Il valore delle piccole cose non è un luogo comune, anzi è la vera essenza delle cose stesse, perché è la somma di queste piccolezze che contribuisce a costruire la nostra intera quotidianità. E forse è questa la chiave di lettura che accomuna la visione di Francesco Piccolo in tutte le sue creazioni, dai libri alle sceneggiature che ha firmato per cinema e tv. Quelle storie fatte di normalità, quei racconti che accendono i riflettori sulle dinamiche di tutti i giorni, e che proprio per questo diventano delle storie universali.

“La felicità è senz’altro volatile, per fortuna anche l’infelicità è volatile. Io credo che sia assolutamente volatile – ci confida Francesco – ma credo che sia necessario aggrapparsi a quelle piccole felicità perché quelle sono abbastanza costanti, anzi sono la maniera di lottare contro l’infelicità quando si è malinconici, nostalgici o tristi. Anche quando capita la cosa più eclatante per noi: il lutto. La ricostruzione della vita dopo il lutto, che è doloroso e genera infelicità gigantesca, non è fatta di grandi eventi ma è ritrovare la misura delle cose, di alcuni piccoli piaceri dentro la propria esistenza, e che pian piano ricostruiscono la vita di una persona”.

E nella domenica questa verità si amplifica. La domenica innanzitutto non è una giornata come le altre. Qui, in questa parentesi fuori dallo spazio e dal tempo del solito tran tran, vengono rimandati tutti i buoni propositi della settimana, tutti i progetti da recuperare, salvo poi renderlo il momento sospeso del dolce far niente.
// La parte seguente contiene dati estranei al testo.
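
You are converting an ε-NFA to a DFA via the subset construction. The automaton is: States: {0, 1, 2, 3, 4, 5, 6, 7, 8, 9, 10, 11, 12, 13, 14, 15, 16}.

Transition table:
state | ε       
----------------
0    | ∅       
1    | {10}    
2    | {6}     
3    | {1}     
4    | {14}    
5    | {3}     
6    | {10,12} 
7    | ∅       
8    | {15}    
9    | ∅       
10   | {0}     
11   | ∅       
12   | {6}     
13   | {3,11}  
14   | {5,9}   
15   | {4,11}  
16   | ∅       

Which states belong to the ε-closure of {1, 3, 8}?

{0, 1, 3, 4, 5, 8, 9, 10, 11, 14, 15}

Start with {1, 3, 8}.
From 1 via ε: add 10.
From 8 via ε: add 15.
From 10 via ε: add 0.
From 15 via ε: add 4, 11.
From 4 via ε: add 14.
From 14 via ε: add 5, 9.
No new states can be added; the closed set is {0, 1, 3, 4, 5, 8, 9, 10, 11, 14, 15}.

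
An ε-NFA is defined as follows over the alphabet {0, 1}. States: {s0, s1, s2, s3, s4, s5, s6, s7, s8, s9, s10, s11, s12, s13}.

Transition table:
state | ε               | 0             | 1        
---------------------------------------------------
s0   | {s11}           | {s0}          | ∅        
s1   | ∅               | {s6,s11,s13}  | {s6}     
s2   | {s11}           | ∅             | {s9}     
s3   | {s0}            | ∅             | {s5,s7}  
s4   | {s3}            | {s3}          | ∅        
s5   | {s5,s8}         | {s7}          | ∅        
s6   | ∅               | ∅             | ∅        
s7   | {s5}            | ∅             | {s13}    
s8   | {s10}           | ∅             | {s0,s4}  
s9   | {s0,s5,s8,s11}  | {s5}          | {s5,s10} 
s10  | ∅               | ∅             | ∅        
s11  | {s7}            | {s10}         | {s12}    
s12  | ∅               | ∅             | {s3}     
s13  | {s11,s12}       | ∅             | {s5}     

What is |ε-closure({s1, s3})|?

Start with {s1, s3}.
From s3 via ε: add s0.
From s0 via ε: add s11.
From s11 via ε: add s7.
From s7 via ε: add s5.
From s5 via ε: add s8.
From s8 via ε: add s10.
ε-closure = {s0, s1, s3, s5, s7, s8, s10, s11}, which has 8 states.

8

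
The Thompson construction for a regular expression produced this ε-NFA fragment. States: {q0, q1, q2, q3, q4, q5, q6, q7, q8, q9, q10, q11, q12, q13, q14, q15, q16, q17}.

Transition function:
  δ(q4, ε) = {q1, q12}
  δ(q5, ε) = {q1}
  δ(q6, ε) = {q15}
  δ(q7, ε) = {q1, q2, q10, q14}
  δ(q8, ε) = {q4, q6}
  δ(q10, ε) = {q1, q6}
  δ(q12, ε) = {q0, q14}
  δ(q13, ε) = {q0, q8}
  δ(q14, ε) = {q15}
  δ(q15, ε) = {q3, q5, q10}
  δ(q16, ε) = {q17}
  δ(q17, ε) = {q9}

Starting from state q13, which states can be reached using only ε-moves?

{q0, q1, q3, q4, q5, q6, q8, q10, q12, q13, q14, q15}

Start with {q13}.
From q13 via ε: add q0, q8.
From q8 via ε: add q4, q6.
From q4 via ε: add q1, q12.
From q6 via ε: add q15.
From q12 via ε: add q14.
From q15 via ε: add q3, q5, q10.
No new states can be added; the closed set is {q0, q1, q3, q4, q5, q6, q8, q10, q12, q13, q14, q15}.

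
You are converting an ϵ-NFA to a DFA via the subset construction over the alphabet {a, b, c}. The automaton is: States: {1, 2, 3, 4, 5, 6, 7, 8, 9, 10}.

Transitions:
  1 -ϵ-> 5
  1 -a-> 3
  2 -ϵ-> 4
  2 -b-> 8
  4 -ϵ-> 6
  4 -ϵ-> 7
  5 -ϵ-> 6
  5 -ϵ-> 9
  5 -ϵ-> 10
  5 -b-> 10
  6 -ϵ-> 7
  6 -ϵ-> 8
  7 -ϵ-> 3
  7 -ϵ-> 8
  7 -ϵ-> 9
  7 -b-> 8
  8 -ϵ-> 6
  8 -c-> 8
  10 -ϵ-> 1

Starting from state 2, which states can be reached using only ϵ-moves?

Start with {2}.
From 2 via ϵ: add 4.
From 4 via ϵ: add 6, 7.
From 6 via ϵ: add 8.
From 7 via ϵ: add 3, 9.
No new states can be added; the closed set is {2, 3, 4, 6, 7, 8, 9}.

{2, 3, 4, 6, 7, 8, 9}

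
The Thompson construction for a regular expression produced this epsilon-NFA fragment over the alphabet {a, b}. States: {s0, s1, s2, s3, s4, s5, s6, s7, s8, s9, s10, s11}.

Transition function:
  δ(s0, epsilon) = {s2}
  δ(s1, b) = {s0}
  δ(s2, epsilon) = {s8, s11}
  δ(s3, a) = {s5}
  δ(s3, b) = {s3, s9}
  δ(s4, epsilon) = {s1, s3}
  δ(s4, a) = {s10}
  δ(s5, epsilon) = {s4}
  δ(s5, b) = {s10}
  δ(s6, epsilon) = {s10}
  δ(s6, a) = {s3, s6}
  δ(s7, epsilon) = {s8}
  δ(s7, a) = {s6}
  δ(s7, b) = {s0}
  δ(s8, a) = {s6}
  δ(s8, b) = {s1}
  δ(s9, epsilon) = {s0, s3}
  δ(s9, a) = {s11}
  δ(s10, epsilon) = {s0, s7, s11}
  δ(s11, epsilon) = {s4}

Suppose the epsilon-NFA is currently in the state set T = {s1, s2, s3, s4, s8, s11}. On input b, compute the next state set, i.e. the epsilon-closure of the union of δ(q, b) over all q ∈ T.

s1 on b → {s0}.
s3 on b → {s3, s9}.
s8 on b → {s1}.
No b-transition from s2, s4, s11.
Union after reading b: {s0, s1, s3, s9}.
Now take the epsilon-closure:
From s0 via epsilon: add s2.
From s2 via epsilon: add s8, s11.
From s11 via epsilon: add s4.
No new states can be added; the closed set is {s0, s1, s2, s3, s4, s8, s9, s11}.

{s0, s1, s2, s3, s4, s8, s9, s11}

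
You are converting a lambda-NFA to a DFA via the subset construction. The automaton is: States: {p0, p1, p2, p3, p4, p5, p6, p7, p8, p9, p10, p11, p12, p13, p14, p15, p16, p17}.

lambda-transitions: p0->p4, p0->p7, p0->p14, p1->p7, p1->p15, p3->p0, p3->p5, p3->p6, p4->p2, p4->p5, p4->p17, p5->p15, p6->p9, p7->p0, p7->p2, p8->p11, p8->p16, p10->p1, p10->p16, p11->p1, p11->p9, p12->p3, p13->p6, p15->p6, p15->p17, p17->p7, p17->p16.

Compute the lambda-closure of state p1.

Start with {p1}.
From p1 via lambda: add p7, p15.
From p7 via lambda: add p0, p2.
From p15 via lambda: add p6, p17.
From p0 via lambda: add p4, p14.
From p6 via lambda: add p9.
From p17 via lambda: add p16.
From p4 via lambda: add p5.
No new states can be added; the closed set is {p0, p1, p2, p4, p5, p6, p7, p9, p14, p15, p16, p17}.

{p0, p1, p2, p4, p5, p6, p7, p9, p14, p15, p16, p17}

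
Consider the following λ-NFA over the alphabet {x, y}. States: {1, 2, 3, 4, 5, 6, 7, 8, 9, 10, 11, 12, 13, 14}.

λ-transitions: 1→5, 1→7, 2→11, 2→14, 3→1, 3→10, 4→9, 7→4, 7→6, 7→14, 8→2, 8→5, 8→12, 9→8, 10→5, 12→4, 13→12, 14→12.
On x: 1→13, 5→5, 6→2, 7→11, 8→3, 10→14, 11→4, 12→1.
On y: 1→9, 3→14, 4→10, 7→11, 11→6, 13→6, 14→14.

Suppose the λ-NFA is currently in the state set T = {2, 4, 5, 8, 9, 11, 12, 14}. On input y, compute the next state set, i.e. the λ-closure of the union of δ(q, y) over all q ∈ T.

4 on y → {10}.
11 on y → {6}.
14 on y → {14}.
No y-transition from 2, 5, 8, 9, 12.
Union after reading y: {6, 10, 14}.
Now take the λ-closure:
From 10 via λ: add 5.
From 14 via λ: add 12.
From 12 via λ: add 4.
From 4 via λ: add 9.
From 9 via λ: add 8.
From 8 via λ: add 2.
From 2 via λ: add 11.
No new states can be added; the closed set is {2, 4, 5, 6, 8, 9, 10, 11, 12, 14}.

{2, 4, 5, 6, 8, 9, 10, 11, 12, 14}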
E forse per questo i piaceri che caratterizzano la domenica non solo diventano rituali, a cui dispiacerebbe persino non poter prendere parte, ma assumono un valore iconico. O per lo meno così sembra dal racconto del nostro ospite di uno dei momenti imprescindibili della domenica: il pranzo in famiglia.

“Io ho vissuto delle domeniche e soprattutto dei pranzi della domenica completamente diversi dagli altri perché la mia famiglia era proprietaria di un ristorante, per cui la domenica nella mia famiglia era un giorno lavorativo, anzi il più lavorativo. Questo per me era un tormento: tutti gli altri vivevano il pranzo della domenica, e noi al ristorante dovevamo mangiare presto, di fretta per poi andare a servire gli altri. Questa cosa l’ho risolta andando nelle famiglie degli altri, ospite da amici, fidanzate… e finalmente godendomi questa idea di pranzi esagerati, dove la cosa più importante è il bis: se non mangi un piatto due o tre volte vuol dire che non hai apprezzato abbastanza. Quindi mangi per educazione: stai male per dire che stai bene. E proprio perché li ho scoperti tardi, questi pranzi così iconici, mi sono sempre sembrati ancora più mitici”. Un vero piacere, più o meno piccolo.